Now there's a thought ... what if each textbook project decides for itself depending on its own estimation of its needs? If a project decides wrongly, then only it has to start over. Sitewide policy can be submitted to the public domain, or kept under GFDL for copying from Wikipedia.
-- Toby
On Sat, Jul 12, 2003 at 10:08:46PM -0700, Toby Bartels wrote:
Karl Wick wrote:
(My textbook plans dont include using much from the WP anyway).
Now there's a thought ... what if each textbook project decides for itself depending on its own estimation of its needs? If a project decides wrongly, then only it has to start over. Sitewide policy can be submitted to the public domain, or kept under GFDL for copying from Wikipedia.

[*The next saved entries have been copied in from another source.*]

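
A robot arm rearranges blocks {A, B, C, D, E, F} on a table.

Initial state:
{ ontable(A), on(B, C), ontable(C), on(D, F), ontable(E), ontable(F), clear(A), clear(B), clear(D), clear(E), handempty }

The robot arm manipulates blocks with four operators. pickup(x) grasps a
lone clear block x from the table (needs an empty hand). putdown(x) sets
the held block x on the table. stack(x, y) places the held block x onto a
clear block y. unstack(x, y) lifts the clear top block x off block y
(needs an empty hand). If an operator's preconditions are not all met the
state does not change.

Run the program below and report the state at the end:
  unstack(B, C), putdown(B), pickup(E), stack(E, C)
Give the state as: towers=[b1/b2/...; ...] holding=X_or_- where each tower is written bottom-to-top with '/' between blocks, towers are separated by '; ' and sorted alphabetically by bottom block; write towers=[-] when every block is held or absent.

step 1 (unstack(B, C)): towers=[A; C; E; F/D] holding=B
step 2 (putdown(B)): towers=[A; B; C; E; F/D] holding=-
step 3 (pickup(E)): towers=[A; B; C; F/D] holding=E
step 4 (stack(E, C)): towers=[A; B; C/E; F/D] holding=-

towers=[A; B; C/E; F/D] holding=-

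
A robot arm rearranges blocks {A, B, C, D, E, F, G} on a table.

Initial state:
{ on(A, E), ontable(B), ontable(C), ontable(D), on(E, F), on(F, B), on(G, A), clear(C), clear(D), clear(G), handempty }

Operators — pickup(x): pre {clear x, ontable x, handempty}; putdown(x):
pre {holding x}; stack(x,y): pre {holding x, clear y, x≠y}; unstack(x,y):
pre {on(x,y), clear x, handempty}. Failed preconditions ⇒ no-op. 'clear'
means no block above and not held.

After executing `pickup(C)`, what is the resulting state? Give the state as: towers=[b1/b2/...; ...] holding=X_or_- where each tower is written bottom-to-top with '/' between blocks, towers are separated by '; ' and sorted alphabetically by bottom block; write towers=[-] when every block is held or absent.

before: towers=[B/F/E/A/G; C; D] holding=-
pre[pickup(C)]: clear(C) yes, ontable(C) yes, handempty yes
all met → apply pickup(C)
after:  towers=[B/F/E/A/G; D] holding=C

towers=[B/F/E/A/G; D] holding=C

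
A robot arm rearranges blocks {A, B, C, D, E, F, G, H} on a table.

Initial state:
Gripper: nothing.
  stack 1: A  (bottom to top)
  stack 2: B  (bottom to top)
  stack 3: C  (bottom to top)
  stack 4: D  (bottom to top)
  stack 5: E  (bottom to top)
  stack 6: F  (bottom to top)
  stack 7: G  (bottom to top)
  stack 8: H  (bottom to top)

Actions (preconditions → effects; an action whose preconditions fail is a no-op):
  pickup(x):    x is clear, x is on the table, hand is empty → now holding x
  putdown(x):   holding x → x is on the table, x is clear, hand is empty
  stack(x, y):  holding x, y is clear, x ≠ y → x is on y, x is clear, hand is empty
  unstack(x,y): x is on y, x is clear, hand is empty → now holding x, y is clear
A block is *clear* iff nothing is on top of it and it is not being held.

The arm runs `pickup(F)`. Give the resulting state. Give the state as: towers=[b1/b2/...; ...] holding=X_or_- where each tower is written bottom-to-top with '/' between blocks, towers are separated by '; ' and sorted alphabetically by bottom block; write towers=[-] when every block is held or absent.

towers=[A; B; C; D; E; G; H] holding=F

before: towers=[A; B; C; D; E; F; G; H] holding=-
pre[pickup(F)]: clear(F) yes, ontable(F) yes, handempty yes
all met → apply pickup(F)
after:  towers=[A; B; C; D; E; G; H] holding=F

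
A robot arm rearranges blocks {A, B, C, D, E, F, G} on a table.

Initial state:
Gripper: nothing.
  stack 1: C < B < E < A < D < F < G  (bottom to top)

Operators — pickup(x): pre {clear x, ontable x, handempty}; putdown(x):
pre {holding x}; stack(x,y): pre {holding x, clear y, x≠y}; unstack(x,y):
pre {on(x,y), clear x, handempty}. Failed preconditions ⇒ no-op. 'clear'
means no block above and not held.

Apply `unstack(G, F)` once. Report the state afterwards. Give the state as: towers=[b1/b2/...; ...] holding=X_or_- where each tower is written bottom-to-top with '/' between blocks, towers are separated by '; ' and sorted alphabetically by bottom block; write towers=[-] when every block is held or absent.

towers=[C/B/E/A/D/F] holding=G

before: towers=[C/B/E/A/D/F/G] holding=-
pre[unstack(G, F)]: on(G,F) ok, clear(G) ok, handempty ok
all met → apply unstack(G, F)
after:  towers=[C/B/E/A/D/F] holding=G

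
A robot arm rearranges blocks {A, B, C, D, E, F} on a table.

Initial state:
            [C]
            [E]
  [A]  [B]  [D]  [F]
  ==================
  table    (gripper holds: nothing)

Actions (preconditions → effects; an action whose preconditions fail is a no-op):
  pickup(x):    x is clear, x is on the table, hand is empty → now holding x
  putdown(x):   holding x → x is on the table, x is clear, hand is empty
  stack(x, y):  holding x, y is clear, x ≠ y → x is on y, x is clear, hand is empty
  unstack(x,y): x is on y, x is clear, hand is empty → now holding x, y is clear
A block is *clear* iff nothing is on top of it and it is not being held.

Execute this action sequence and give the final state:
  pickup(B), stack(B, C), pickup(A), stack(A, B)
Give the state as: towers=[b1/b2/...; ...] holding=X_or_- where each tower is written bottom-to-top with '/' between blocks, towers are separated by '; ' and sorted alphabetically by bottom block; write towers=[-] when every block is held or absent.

towers=[D/E/C/B/A; F] holding=-

step 1 (pickup(B)): towers=[A; D/E/C; F] holding=B
step 2 (stack(B, C)): towers=[A; D/E/C/B; F] holding=-
step 3 (pickup(A)): towers=[D/E/C/B; F] holding=A
step 4 (stack(A, B)): towers=[D/E/C/B/A; F] holding=-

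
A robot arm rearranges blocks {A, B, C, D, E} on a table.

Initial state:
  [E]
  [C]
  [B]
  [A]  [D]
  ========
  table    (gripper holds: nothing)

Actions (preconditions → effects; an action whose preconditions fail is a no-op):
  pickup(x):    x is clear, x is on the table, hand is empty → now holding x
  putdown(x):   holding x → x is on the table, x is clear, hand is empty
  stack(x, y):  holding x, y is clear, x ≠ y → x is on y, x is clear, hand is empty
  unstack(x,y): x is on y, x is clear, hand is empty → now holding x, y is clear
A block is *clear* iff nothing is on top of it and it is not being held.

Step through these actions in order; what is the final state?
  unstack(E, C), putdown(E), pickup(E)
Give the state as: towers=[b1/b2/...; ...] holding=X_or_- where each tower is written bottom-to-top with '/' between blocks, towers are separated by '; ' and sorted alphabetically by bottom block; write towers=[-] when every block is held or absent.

towers=[A/B/C; D] holding=E

step 1 (unstack(E, C)): towers=[A/B/C; D] holding=E
step 2 (putdown(E)): towers=[A/B/C; D; E] holding=-
step 3 (pickup(E)): towers=[A/B/C; D] holding=E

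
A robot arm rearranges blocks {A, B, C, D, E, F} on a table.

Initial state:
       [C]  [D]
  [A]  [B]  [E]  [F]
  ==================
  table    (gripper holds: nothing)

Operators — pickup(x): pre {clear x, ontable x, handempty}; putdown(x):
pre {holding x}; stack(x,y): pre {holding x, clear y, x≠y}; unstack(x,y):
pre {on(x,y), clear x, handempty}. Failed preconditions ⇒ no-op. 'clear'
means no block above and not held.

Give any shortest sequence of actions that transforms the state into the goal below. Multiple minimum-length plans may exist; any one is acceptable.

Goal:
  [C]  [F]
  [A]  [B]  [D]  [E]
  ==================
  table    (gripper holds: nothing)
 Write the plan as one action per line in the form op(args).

step 1 (unstack(D, E)): towers=[A; B/C; E; F] holding=D
step 2 (putdown(D)): towers=[A; B/C; D; E; F] holding=-
step 3 (unstack(C, B)): towers=[A; B; D; E; F] holding=C
step 4 (stack(C, A)): towers=[A/C; B; D; E; F] holding=-
step 5 (pickup(F)): towers=[A/C; B; D; E] holding=F
step 6 (stack(F, B)): towers=[A/C; B/F; D; E] holding=-
goal check: towers=[A/C; B/F; D; E] holding=- — reached (length 6, optimal by BFS)

unstack(D, E)
putdown(D)
unstack(C, B)
stack(C, A)
pickup(F)
stack(F, B)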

I think that it would be very unpractical. Keeping everything GFDL makes us bidirectionally compatibe with Wikipedia. Changing license to something else breaks that link.
Tomasz Wegrzanowski wrote:
Toby Bartels wrote:
Karl Wick wrote:
(My textbook plans dont include using much from the WP anyway).
Now there's a thought ... what if each textbook project decides for itself depending on its own estimation of its needs? If a project decides wrongly, then only it has to start over. Sitewide policy can be submitted to the public domain, or kept under GFDL for copying from Wikipedia.
I think that it would be very unpractical. Keeping everything GFDL makes us bidirectionally compatibe with Wikipedia. Changing license to something else breaks that link.
I think that it's even more impractical to force a decision early. Does your textbook project plan to use material from Wikipedia? Then you want the GNU FDL (you'll /need/ it for your plan). But Karl's doesn't. I doubt that I'd want it either.
Encyclopaedias and textbooks have a quite different style, and I'd argue that any text that isn't completely rewritten is a mistake. But I don't have to force my opinion on your textbook project! Please don't force your opinion on mine (if there is one) or Karl's.
A simple course of action for right now would be to see what licences we find acceptable (so far, we have the GNU FDL and Creative Commons BY-SA), then release material under a disjunction of these. When a textbook project decides that it wants material that's previously appeared under a specific one of these, then it can do so, and restrict its licence appropriately.